A Department of Energy effort to reduce harmful underground emissions at the Waste Isolation Pilot Plant in New Mexico will be slowed down pending a fire-hazard analysis of three new lithium-ion-battery-operated haul trucks, a government safety watchdog said in a recent update.
Nuclear Waste Partnership, the DOE’s prime contractor for the Waste Isolation Pilot Plant (WIPP), is gradually replacing diesel-operated vehicles with battery-operated vehicles, the Defense Nuclear Facilities Safety Board (DNFSB) said in a monthly report dated June 3.
But the WIPP prime “has not completed a fire hazard analysis involving these types of batteries,” according to the report.
So, the Amentum-led Nuclear Waste Partnership has “placed these vehicles in the parking lot outside the WIPP perimeter security fence and is planning to send them back to the manufacturer until the hazard analysis is completed,” according to the DNFSB report.
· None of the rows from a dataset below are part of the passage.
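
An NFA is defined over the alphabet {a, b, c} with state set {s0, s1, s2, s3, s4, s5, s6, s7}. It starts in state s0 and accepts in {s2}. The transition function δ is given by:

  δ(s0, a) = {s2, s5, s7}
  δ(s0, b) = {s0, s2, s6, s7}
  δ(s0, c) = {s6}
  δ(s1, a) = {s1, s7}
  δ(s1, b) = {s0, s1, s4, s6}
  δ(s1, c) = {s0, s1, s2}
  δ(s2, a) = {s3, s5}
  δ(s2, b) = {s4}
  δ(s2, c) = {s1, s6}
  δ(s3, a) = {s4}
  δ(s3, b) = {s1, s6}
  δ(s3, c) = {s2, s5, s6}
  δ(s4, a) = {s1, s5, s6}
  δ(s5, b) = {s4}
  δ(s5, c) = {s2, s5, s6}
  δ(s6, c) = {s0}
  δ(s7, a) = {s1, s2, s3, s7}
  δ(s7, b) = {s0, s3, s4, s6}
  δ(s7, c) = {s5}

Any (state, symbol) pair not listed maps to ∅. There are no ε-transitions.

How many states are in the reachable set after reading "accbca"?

5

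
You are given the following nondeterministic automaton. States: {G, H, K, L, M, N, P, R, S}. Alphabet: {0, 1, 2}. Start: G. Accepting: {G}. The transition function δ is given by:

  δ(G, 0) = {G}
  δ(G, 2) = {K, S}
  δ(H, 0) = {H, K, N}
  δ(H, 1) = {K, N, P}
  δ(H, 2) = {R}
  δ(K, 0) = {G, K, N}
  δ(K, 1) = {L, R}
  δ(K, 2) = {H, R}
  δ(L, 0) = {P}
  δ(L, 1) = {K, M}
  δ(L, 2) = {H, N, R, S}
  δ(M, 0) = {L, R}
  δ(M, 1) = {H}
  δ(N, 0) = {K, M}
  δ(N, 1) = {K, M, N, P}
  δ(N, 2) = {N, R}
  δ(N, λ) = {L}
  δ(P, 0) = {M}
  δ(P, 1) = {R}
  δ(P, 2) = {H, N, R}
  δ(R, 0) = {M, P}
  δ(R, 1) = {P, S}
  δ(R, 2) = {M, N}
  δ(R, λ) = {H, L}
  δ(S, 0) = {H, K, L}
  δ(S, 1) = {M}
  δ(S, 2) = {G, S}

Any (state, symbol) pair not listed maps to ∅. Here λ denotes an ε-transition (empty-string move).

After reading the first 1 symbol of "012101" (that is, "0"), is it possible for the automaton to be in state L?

No

Start in {G}.
Read '0': {G} → {G}.
State L is not in {G}.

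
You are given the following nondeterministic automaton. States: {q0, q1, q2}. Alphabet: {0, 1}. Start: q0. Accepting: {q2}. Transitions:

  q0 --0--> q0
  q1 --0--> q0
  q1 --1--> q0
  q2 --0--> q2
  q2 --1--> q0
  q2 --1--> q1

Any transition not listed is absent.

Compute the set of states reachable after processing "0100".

Start in {q0}.
Read '0': q0→{q0}; now {q0}.
Read '1': q0→∅; now ∅.
The set is empty and remains empty for the remaining 2 symbols.

∅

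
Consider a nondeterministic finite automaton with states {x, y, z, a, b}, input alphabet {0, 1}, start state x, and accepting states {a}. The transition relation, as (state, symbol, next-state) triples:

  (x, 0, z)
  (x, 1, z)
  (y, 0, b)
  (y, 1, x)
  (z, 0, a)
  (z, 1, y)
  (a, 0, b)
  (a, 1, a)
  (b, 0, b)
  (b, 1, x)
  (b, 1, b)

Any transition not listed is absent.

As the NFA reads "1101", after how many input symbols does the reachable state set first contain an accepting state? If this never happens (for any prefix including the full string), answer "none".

none

Start in {x}.
Read '1': x→{z}; now {z}.
Read '1': z→{y}; now {y}.
Read '0': y→{b}; now {b}.
Read '1': b→{x, b}; now {x, b}.
No reachable set along the way intersects F.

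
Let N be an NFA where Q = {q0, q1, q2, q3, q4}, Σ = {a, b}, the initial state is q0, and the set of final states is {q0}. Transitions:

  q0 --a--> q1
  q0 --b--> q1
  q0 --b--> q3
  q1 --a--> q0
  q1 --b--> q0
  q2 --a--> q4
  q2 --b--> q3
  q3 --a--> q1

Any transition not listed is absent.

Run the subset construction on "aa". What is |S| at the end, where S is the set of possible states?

Start in {q0}.
Read 'a': q0→{q1}; now {q1}.
Read 'a': q1→{q0}; now {q0}.
That set has 1 state.

1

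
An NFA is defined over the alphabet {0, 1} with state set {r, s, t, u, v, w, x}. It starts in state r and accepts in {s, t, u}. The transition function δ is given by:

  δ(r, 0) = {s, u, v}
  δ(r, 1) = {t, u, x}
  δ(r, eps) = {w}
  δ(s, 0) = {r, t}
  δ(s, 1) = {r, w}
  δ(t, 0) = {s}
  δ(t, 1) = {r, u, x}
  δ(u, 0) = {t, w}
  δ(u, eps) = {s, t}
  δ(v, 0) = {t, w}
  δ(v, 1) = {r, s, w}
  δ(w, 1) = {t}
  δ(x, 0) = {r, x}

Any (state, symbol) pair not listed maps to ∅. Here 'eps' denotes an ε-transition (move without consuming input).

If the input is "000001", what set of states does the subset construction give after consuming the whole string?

Start: ε-closure({r}) = {r, w}.
Read '0': r→{s, u, v}, w→∅; union {s, u, v}; ε-closure = {s, t, u, v}.
Read '0': s→{r, t}, t→{s}, u→{t, w}, v→{t, w}; now {r, s, t, w}.
Read '0': r→{s, u, v}, s→{r, t}, t→{s}, w→∅; union {r, s, t, u, v}; ε-closure = {r, s, t, u, v, w}.
Read '0': r→{s, u, v}, s→{r, t}, t→{s}, u→{t, w}, v→{t, w}, w→∅; now {r, s, t, u, v, w}.
Read '0': r→{s, u, v}, s→{r, t}, t→{s}, u→{t, w}, v→{t, w}, w→∅; now {r, s, t, u, v, w}.
Read '1': r→{t, u, x}, s→{r, w}, t→{r, u, x}, u→∅, v→{r, s, w}, w→{t}; now {r, s, t, u, w, x}.

{r, s, t, u, w, x}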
The contractor and WIPP are seeking to reduce nitrogen-dioxide in the underground, DNFSB said in the staff report.
A January 2019 report from the DOE Office of Enterprise Assessments pointed to heat issues and underground air quality problems posed for workers who inhale diesel exhaust fumes underground.
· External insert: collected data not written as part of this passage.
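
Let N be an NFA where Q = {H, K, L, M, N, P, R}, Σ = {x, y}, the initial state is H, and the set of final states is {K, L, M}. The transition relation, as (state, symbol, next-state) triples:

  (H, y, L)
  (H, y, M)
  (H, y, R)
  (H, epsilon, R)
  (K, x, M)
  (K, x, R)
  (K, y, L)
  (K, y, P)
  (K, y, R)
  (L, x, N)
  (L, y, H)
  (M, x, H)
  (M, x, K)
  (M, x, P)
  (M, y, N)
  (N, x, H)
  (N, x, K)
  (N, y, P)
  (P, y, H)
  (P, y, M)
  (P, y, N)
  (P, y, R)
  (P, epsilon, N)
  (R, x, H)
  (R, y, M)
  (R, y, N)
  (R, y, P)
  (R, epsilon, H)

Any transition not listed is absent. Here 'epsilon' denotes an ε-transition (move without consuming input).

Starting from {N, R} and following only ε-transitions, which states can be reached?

{H, N, R}

Begin with {N, R}.
ε-move R → H; add H.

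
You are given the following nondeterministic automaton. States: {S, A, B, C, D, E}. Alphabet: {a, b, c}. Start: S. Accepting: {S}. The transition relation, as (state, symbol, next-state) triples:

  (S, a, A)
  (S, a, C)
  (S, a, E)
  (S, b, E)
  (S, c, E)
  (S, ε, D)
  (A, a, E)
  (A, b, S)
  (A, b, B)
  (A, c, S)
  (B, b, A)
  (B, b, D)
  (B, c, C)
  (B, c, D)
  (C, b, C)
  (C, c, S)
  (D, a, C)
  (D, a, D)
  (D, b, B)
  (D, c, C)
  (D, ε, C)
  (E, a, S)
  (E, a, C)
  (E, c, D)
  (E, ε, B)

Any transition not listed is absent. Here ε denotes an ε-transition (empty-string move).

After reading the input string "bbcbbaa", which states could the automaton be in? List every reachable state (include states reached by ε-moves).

{S, C, D}

Start: ε-closure({S}) = {S, C, D}.
Read 'b': {S, C, D} → {B, C, E}.
Read 'b': {B, C, E} → {A, C, D}.
Read 'c': {A, C, D} → {S, C, D}.
Read 'b': {S, C, D} → {B, C, E}.
Read 'b': {B, C, E} → {A, C, D}.
Read 'a': {A, C, D} → {B, C, D, E}.
Read 'a': {B, C, D, E} → {S, C, D}.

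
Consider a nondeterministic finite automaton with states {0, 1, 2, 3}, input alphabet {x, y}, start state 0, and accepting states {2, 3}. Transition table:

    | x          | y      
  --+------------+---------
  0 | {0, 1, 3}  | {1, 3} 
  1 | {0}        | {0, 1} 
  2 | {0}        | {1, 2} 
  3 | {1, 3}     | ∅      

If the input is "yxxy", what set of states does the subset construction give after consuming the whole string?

{0, 1, 3}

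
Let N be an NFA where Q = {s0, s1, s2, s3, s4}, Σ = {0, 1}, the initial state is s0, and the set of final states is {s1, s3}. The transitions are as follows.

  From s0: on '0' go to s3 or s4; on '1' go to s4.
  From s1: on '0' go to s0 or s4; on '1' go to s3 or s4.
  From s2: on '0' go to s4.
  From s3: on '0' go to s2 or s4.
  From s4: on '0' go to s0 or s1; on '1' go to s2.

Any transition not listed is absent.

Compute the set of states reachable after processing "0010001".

Start in {s0}.
Read '0': s0→{s3, s4}; now {s3, s4}.
Read '0': s3→{s2, s4}, s4→{s0, s1}; now {s0, s1, s2, s4}.
Read '1': s0→{s4}, s1→{s3, s4}, s2→∅, s4→{s2}; now {s2, s3, s4}.
Read '0': s2→{s4}, s3→{s2, s4}, s4→{s0, s1}; now {s0, s1, s2, s4}.
Read '0': s0→{s3, s4}, s1→{s0, s4}, s2→{s4}, s4→{s0, s1}; now {s0, s1, s3, s4}.
Read '0': s0→{s3, s4}, s1→{s0, s4}, s3→{s2, s4}, s4→{s0, s1}; now {s0, s1, s2, s3, s4}.
Read '1': s0→{s4}, s1→{s3, s4}, s2→∅, s3→∅, s4→{s2}; now {s2, s3, s4}.

{s2, s3, s4}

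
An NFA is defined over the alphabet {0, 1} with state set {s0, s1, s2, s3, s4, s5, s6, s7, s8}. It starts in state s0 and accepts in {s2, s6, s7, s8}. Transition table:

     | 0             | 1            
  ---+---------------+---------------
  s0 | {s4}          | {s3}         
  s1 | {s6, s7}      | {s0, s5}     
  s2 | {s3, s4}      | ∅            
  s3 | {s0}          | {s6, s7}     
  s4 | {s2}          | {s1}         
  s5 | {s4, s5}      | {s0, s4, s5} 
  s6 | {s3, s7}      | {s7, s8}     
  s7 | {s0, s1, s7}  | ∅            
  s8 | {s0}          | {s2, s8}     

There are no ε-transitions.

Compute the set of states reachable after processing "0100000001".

{s0, s1, s3, s5, s6, s7, s8}

Start in {s0}.
Read '0': s0→{s4}; now {s4}.
Read '1': s4→{s1}; now {s1}.
Read '0': s1→{s6, s7}; now {s6, s7}.
Read '0': s6→{s3, s7}, s7→{s0, s1, s7}; now {s0, s1, s3, s7}.
Read '0': s0→{s4}, s1→{s6, s7}, s3→{s0}, s7→{s0, s1, s7}; now {s0, s1, s4, s6, s7}.
Read '0': s0→{s4}, s1→{s6, s7}, s4→{s2}, s6→{s3, s7}, s7→{s0, s1, s7}; now {s0, s1, s2, s3, s4, s6, s7}.
Read '0': s0→{s4}, s1→{s6, s7}, s2→{s3, s4}, s3→{s0}, s4→{s2}, s6→{s3, s7}, s7→{s0, s1, s7}; now {s0, s1, s2, s3, s4, s6, s7}.
Read '0': s0→{s4}, s1→{s6, s7}, s2→{s3, s4}, s3→{s0}, s4→{s2}, s6→{s3, s7}, s7→{s0, s1, s7}; now {s0, s1, s2, s3, s4, s6, s7}.
Read '0': s0→{s4}, s1→{s6, s7}, s2→{s3, s4}, s3→{s0}, s4→{s2}, s6→{s3, s7}, s7→{s0, s1, s7}; now {s0, s1, s2, s3, s4, s6, s7}.
Read '1': s0→{s3}, s1→{s0, s5}, s2→∅, s3→{s6, s7}, s4→{s1}, s6→{s7, s8}, s7→∅; now {s0, s1, s3, s5, s6, s7, s8}.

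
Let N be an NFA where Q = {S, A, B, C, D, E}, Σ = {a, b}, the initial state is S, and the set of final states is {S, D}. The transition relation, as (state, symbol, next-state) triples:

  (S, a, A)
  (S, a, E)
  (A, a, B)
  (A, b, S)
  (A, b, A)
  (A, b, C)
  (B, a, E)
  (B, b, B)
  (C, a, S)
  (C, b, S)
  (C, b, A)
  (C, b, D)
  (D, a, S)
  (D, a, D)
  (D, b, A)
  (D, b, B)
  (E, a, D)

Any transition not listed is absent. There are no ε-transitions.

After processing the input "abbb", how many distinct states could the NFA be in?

Start in {S}.
Read 'a': S→{A, E}; now {A, E}.
Read 'b': A→{S, A, C}, E→∅; now {S, A, C}.
Read 'b': S→∅, A→{S, A, C}, C→{S, A, D}; now {S, A, C, D}.
Read 'b': S→∅, A→{S, A, C}, C→{S, A, D}, D→{A, B}; now {S, A, B, C, D}.
That set has 5 states.

5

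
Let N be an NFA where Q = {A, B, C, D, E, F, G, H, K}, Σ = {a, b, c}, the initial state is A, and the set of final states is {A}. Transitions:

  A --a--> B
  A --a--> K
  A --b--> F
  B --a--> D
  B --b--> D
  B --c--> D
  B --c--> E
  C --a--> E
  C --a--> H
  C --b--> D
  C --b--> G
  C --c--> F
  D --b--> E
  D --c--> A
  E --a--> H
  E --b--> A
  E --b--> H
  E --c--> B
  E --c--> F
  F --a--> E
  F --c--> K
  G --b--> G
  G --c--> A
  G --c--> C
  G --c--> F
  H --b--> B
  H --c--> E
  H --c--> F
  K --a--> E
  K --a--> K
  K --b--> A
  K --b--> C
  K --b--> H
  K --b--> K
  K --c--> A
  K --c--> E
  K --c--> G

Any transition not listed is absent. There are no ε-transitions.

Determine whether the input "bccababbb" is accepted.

Yes

Start in {A}.
Read 'b': A→{F}; now {F}.
Read 'c': F→{K}; now {K}.
Read 'c': K→{A, E, G}; now {A, E, G}.
Read 'a': A→{B, K}, E→{H}, G→∅; now {B, H, K}.
Read 'b': B→{D}, H→{B}, K→{A, C, H, K}; now {A, B, C, D, H, K}.
Read 'a': A→{B, K}, B→{D}, C→{E, H}, D→∅, H→∅, K→{E, K}; now {B, D, E, H, K}.
Read 'b': B→{D}, D→{E}, E→{A, H}, H→{B}, K→{A, C, H, K}; now {A, B, C, D, E, H, K}.
Read 'b': A→{F}, B→{D}, C→{D, G}, D→{E}, E→{A, H}, H→{B}, K→{A, C, H, K}; now {A, B, C, D, E, F, G, H, K}.
Read 'b': A→{F}, B→{D}, C→{D, G}, D→{E}, E→{A, H}, F→∅, G→{G}, H→{B}, K→{A, C, H, K}; now {A, B, C, D, E, F, G, H, K}.
The final set {A, B, C, D, E, F, G, H, K} contains the accepting state A.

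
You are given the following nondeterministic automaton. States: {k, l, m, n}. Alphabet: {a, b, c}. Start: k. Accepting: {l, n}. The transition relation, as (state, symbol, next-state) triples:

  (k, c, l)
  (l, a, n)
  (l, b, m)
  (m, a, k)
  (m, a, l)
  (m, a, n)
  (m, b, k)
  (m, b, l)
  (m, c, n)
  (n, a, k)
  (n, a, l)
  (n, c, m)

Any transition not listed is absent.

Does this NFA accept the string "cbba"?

Start in {k}.
Read 'c': k→{l}; now {l}.
Read 'b': l→{m}; now {m}.
Read 'b': m→{k, l}; now {k, l}.
Read 'a': k→∅, l→{n}; now {n}.
The final set {n} contains the accepting state n.

Yes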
DOE’s $463-million 2023 budget request for WIPP calls for the disposal site to continue “modernizing underground equipment to zero-emission battery-electric vehicles or, where full electrification is not currently feasible, very low emission Tier IV Final diesel powered equipment as a transitional step.”
WIPP received its first battery-powered electric vehicles in mid-2019.